Humans have historically used the Hells Canyon Wilderness area for farming, ranching and mining activities. Historically sheep and cattle have grazed this area of Northeastern Oregon since the 1730s as the Nez Perce grazed horses and cattle in the main canyons. By the 1800s homesteaders on the Oregon benchland were grazing sheep, cattle, and horses throughout the valley and canyons. Cattle grazing continues today in a small portion of the Wilderness, as permitted in the 1964 Wilderness Act, which allows some traditional activities to continue as long as wilderness values are not compromised. Some mining has also occurred, primarily on the Idaho side of the Wilderness.
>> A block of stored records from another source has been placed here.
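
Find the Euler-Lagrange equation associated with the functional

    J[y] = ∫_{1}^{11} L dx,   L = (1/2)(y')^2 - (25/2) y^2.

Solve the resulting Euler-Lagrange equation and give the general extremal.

The Lagrangian is L = (1/2)(y')^2 - (25/2) y^2.
∂L/∂y = -25y.
∂L/∂y' = y'.
The Euler-Lagrange equation d/dx(∂L/∂y') − ∂L/∂y = 0 becomes:
    y'' + 25 y = 0
General solution: y(x) = A sin(5x) + B cos(5x), where A and B are arbitrary constants fixed by the endpoint conditions.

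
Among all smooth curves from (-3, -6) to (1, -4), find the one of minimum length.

Arc-length functional: J[y] = ∫ sqrt(1 + (y')^2) dx.
Lagrangian L = sqrt(1 + (y')^2) has no explicit y dependence, so ∂L/∂y = 0 and the Euler-Lagrange equation gives
    d/dx( y' / sqrt(1 + (y')^2) ) = 0  ⇒  y' / sqrt(1 + (y')^2) = const.
Hence y' is constant, so y(x) is affine.
Fitting the endpoints (-3, -6) and (1, -4):
    slope m = ((-4) − (-6)) / (1 − (-3)) = 1/2,
    intercept c = (-6) − m·(-3) = -9/2.
Extremal: y(x) = (1/2) x - 9/2.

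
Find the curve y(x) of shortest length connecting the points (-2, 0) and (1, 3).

Arc-length functional: J[y] = ∫ sqrt(1 + (y')^2) dx.
Lagrangian L = sqrt(1 + (y')^2) has no explicit y dependence, so ∂L/∂y = 0 and the Euler-Lagrange equation gives
    d/dx( y' / sqrt(1 + (y')^2) ) = 0  ⇒  y' / sqrt(1 + (y')^2) = const.
Hence y' is constant, so y(x) is affine.
Fitting the endpoints (-2, 0) and (1, 3):
    slope m = (3 − 0) / (1 − (-2)) = 1,
    intercept c = 0 − m·(-2) = 2.
Extremal: y(x) = x + 2.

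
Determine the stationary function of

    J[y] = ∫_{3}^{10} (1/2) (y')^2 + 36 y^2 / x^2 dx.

The Lagrangian is L = (1/2) (y')^2 + 36 y^2 / x^2.
Compute ∂L/∂y = 72y/x^2, ∂L/∂y' = y'.
The Euler-Lagrange equation d/dx(∂L/∂y') − ∂L/∂y = 0 reduces to
    y'' − 72/x^2 · y = 0  (x > 0).
Its general solution is
    y(x) = A x^9 + B x^(-8),
with A, B fixed by the endpoint conditions.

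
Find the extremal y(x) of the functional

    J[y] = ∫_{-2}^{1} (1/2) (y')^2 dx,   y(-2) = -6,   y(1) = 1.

The Lagrangian is L = (1/2) (y')^2.
Compute ∂L/∂y = 0, ∂L/∂y' = y'.
The Euler-Lagrange equation d/dx(∂L/∂y') − ∂L/∂y = 0 reduces to
    y'' = 0.
Its general solution is
    y(x) = A x + B,
with A, B fixed by the endpoint conditions.
Applying the endpoint conditions y(-2) = -6 and y(1) = 1: solve A·-2 + B = -6 and A·1 + B = 1. Subtracting gives A(1 − -2) = 1 − -6, so A = 7/3, and B = -6 − A·-2 = -4/3. Therefore
    y(x) = (7/3) x - 4/3.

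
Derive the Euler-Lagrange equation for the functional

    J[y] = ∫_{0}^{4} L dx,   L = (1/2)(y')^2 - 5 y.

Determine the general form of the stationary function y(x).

The Lagrangian is L = (1/2)(y')^2 - 5 y.
∂L/∂y = -5.
∂L/∂y' = y'.
The Euler-Lagrange equation d/dx(∂L/∂y') − ∂L/∂y = 0 becomes:
    y'' + 5 = 0
General solution: y(x) = -(5/2) x^2 + A x + B, where A and B are arbitrary constants fixed by the endpoint conditions.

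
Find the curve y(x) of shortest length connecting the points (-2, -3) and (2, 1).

Arc-length functional: J[y] = ∫ sqrt(1 + (y')^2) dx.
Lagrangian L = sqrt(1 + (y')^2) has no explicit y dependence, so ∂L/∂y = 0 and the Euler-Lagrange equation gives
    d/dx( y' / sqrt(1 + (y')^2) ) = 0  ⇒  y' / sqrt(1 + (y')^2) = const.
Hence y' is constant, so y(x) is affine.
Fitting the endpoints (-2, -3) and (2, 1):
    slope m = (1 − (-3)) / (2 − (-2)) = 1,
    intercept c = (-3) − m·(-2) = -1.
Extremal: y(x) = x - 1.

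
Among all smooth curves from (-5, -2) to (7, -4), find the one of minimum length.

Arc-length functional: J[y] = ∫ sqrt(1 + (y')^2) dx.
Lagrangian L = sqrt(1 + (y')^2) has no explicit y dependence, so ∂L/∂y = 0 and the Euler-Lagrange equation gives
    d/dx( y' / sqrt(1 + (y')^2) ) = 0  ⇒  y' / sqrt(1 + (y')^2) = const.
Hence y' is constant, so y(x) is affine.
Fitting the endpoints (-5, -2) and (7, -4):
    slope m = ((-4) − (-2)) / (7 − (-5)) = -1/6,
    intercept c = (-2) − m·(-5) = -17/6.
Extremal: y(x) = (-1/6) x - 17/6.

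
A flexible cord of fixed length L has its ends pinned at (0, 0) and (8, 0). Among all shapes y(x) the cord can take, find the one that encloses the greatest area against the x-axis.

Set up the augmented Lagrangian using a multiplier λ for the length constraint:
    F(y, y') = y − λ sqrt(1 + y'^2).
F has no explicit x dependence, so the Beltrami identity yields a first integral
    F − y' ∂F/∂y' = C.
Compute ∂F/∂y' = −λ y' / sqrt(1 + y'^2). Then
    y − λ sqrt(1 + y'^2) + λ y'^2 / sqrt(1 + y'^2) = C
    ⇒  y − λ / sqrt(1 + y'^2) = C.
Solving for y' and integrating gives
    (x − a)^2 + (y − b)^2 = λ^2,
a circular arc of radius λ. The constants a, b are determined by the endpoint conditions y(0) = y(8) = 0, and λ is fixed implicitly by the length constraint
    ∫_{0}^{8} sqrt(1 + y'^2) dx = L.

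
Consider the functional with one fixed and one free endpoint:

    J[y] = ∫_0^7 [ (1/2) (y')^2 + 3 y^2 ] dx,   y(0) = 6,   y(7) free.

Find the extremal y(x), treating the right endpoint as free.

The Lagrangian L = (1/2) (y')^2 + 3 y^2 gives
    ∂L/∂y = 6 y,   ∂L/∂y' = y'.
Euler-Lagrange: y'' − 6 y = 0.
With k = sqrt(6), the general solution is
    y(x) = A cosh(sqrt(6) x) + B sinh(sqrt(6) x).
Fixed left endpoint y(0) = 6 ⇒ A = 6.
The right endpoint x = 7 is free, so the natural (transversality) condition is ∂L/∂y' |_{x=7} = 0, i.e. y'(7) = 0.
Compute y'(x) = A k sinh(k x) + B k cosh(k x), so
    y'(7) = A k sinh(k·7) + B k cosh(k·7) = 0
    ⇒ B = −A tanh(k·7) = − 6 tanh(sqrt(6)·7).
Therefore the extremal is
    y(x) = 6 cosh(sqrt(6) x) − 6 tanh(sqrt(6)·7) sinh(sqrt(6) x).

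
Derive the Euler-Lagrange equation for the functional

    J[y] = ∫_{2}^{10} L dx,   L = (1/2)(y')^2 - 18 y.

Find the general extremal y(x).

The Lagrangian is L = (1/2)(y')^2 - 18 y.
∂L/∂y = -18.
∂L/∂y' = y'.
The Euler-Lagrange equation d/dx(∂L/∂y') − ∂L/∂y = 0 becomes:
    y'' + 18 = 0
General solution: y(x) = -9 x^2 + A x + B, where A and B are arbitrary constants fixed by the endpoint conditions.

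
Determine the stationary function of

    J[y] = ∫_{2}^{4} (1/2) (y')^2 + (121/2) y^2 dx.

The Lagrangian is L = (1/2) (y')^2 + (121/2) y^2.
Compute ∂L/∂y = 121y, ∂L/∂y' = y'.
The Euler-Lagrange equation d/dx(∂L/∂y') − ∂L/∂y = 0 reduces to
    y'' − 121 y = 0.
Its general solution is
    y(x) = A e^(11x) + B e^(−11x),
with A, B fixed by the endpoint conditions.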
A variety of vegetation grows in Hells Canyon Wilderness. Sagebrush and bunchgrass grow in lower parts of the canyon with deciduous bushes and trees along the numerous streams that run into Hells Canyon. Engelmann spruce and sub-alpine fir grow at the highest levels of the Wilderness, with western larch, Douglas fir, and ponderosa pine found between the two extremes. Prickly pear cactus and poison ivy are fairly common as well.
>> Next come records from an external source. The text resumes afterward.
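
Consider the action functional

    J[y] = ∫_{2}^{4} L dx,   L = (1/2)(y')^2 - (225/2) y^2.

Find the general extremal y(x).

The Lagrangian is L = (1/2)(y')^2 - (225/2) y^2.
∂L/∂y = -225y.
∂L/∂y' = y'.
The Euler-Lagrange equation d/dx(∂L/∂y') − ∂L/∂y = 0 becomes:
    y'' + 225 y = 0
General solution: y(x) = A sin(15x) + B cos(15x), where A and B are arbitrary constants fixed by the endpoint conditions.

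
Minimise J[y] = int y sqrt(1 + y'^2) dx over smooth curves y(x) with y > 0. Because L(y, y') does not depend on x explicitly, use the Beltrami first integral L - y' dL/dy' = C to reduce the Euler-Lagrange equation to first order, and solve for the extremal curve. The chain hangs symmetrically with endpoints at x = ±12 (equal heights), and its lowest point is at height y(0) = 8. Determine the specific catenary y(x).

The Lagrangian L(y, y') = y sqrt(1 + y'^2) has no explicit x dependence, so the Beltrami identity applies:
    L − y' ∂L/∂y' = C.
Compute ∂L/∂y' = y · y' / sqrt(1 + y'^2). Then
    L − y' ∂L/∂y'
    = y sqrt(1 + y'^2) − y · y'^2 / sqrt(1 + y'^2)
    = y (1 + y'^2 − y'^2) / sqrt(1 + y'^2)
    = y / sqrt(1 + y'^2) = C.
Squaring gives y^2 = C^2 (1 + y'^2), i.e.
    y'^2 = y^2 / C^2 − 1.
Separating variables,
    dy / sqrt(y^2 − C^2) = dx / C,
and integrating gives arccosh(y / C) = (x − a)/C, so
    y(x) = C cosh((x − a)/C),
the catenary. The constants C and a are fixed by the two endpoint conditions (and, for the hanging-chain problem, the length constraint selects C).
Now fit the given data. The endpoints x = ±12 are symmetric at equal height, so the catenary is even about its minimum: a = 0 and y(x) = C cosh(x/C). The lowest point is y(0) = C cosh(0) = C, and we are told y(0) = 8, so C = 8. Therefore
    y(x) = 8 cosh(x/8),
and at the endpoints
    y(±12) = 8 cosh(12/8).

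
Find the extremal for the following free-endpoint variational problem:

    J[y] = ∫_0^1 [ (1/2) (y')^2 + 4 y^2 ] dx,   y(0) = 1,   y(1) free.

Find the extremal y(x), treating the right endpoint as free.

The Lagrangian L = (1/2) (y')^2 + 4 y^2 gives
    ∂L/∂y = 8 y,   ∂L/∂y' = y'.
Euler-Lagrange: y'' − 8 y = 0.
With k = sqrt(8), the general solution is
    y(x) = A cosh(sqrt(8) x) + B sinh(sqrt(8) x).
Fixed left endpoint y(0) = 1 ⇒ A = 1.
The right endpoint x = 1 is free, so the natural (transversality) condition is ∂L/∂y' |_{x=1} = 0, i.e. y'(1) = 0.
Compute y'(x) = A k sinh(k x) + B k cosh(k x), so
    y'(1) = A k sinh(k·1) + B k cosh(k·1) = 0
    ⇒ B = −A tanh(k·1) = − tanh(sqrt(8)·1).
Therefore the extremal is
    y(x) = cosh(sqrt(8) x) − tanh(sqrt(8)·1) sinh(sqrt(8) x).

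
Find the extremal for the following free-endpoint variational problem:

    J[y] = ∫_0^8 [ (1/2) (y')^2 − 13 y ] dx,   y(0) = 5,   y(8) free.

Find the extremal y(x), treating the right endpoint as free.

The Lagrangian L = (1/2) (y')^2 − 13 y gives
    ∂L/∂y = −13,   ∂L/∂y' = y'.
Euler-Lagrange: d/dx(y') − (−13) = 0, i.e. y'' + 13 = 0, so
    y(x) = −(13/2) x^2 + C1 x + C2.
Fixed left endpoint y(0) = 5 ⇒ C2 = 5.
The right endpoint x = 8 is free, so the natural (transversality) condition is ∂L/∂y' |_{x=8} = 0, i.e. y'(8) = 0.
Compute y'(x) = −13 x + C1, so y'(8) = −104 + C1 = 0 ⇒ C1 = 104.
Therefore the extremal is
    y(x) = −(13/2) x^2 + 104 x + 5.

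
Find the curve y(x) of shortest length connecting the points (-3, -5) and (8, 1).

Arc-length functional: J[y] = ∫ sqrt(1 + (y')^2) dx.
Lagrangian L = sqrt(1 + (y')^2) has no explicit y dependence, so ∂L/∂y = 0 and the Euler-Lagrange equation gives
    d/dx( y' / sqrt(1 + (y')^2) ) = 0  ⇒  y' / sqrt(1 + (y')^2) = const.
Hence y' is constant, so y(x) is affine.
Fitting the endpoints (-3, -5) and (8, 1):
    slope m = (1 − (-5)) / (8 − (-3)) = 6/11,
    intercept c = (-5) − m·(-3) = -37/11.
Extremal: y(x) = (6/11) x - 37/11.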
Wildlife is abundant in Hells Canyon Wilderness. Black bear, cougar, elk, deer, mountain goat, chukar, and bighorn sheep are common. There have been reports, documented as recently as the late 1970s by local Forest Service and agriculture workers, of grizzly bear in the Wilderness. wolves have established small packs in the area, and moose, peregrine falcon, bald and golden eagles can also be seen. Recent research has photodocumented the presence of wolverines.
Three National Wild and Scenic Rivers run through the Wilderness - the Snake, Imnaha, and Rapid rivers.
66.9 miles (108 km) of the Snake River, from Hells Canyon Dam 35 miles (56 km) downstream, are designated Wild and Scenic. 32.5 miles (52 km) are designated "wild" and 34.4 miles (55 km) are designated "scenic."
77 miles (124 km) of the Imnaha River from its headwaters are designated Wild and Scenic. The designation comprises the main stem from the confluence of the North and South Forks of the Imnaha River to its mouth, and the South Fork from its headwaters to the confluence with the main stem. In 1988, 15 miles (24 km) miles were designated "wild," 4 miles (6 km) were designated "scenic," and 58 miles (93 km) were designated "recreational," though only a portion of the Wild and Scenic Imnaha is located within Hells Canyon Wilderness.
26.8 miles (43 km) of Idaho's Rapid River from the headwaters of the main stem to the National Forest boundary, and the segment of the West Fork from the wilderness boundary to the confluence with the main stem, are designated "wild." The river contains three threatened fish species - chinook salmon, steelhead, and bull trout.
There are approximately 360 miles (580 km) of trails crossing Hells Canyon Wilderness. The extensive trail system mostly follows old Forest Service access routes to fires, and stock trails used by ranchers to move livestock to remote salting areas and watering holes. Many routes follow ridges and traverse moderate slopes and benchlands, while others climb steep slopes. These trails are extreme in difficulty, and any water sites should be viewed with skeptisim, especially in mid summer to mid fall.
U.S. Wilderness Areas do not allow motorized or mechanized vehicles, including bicycles. Although camping, hunting, and fishing are allowed with proper permit, no roads or buildings are constructed and there is no logging or mining, in compliance with the 1964 Wilderness Act.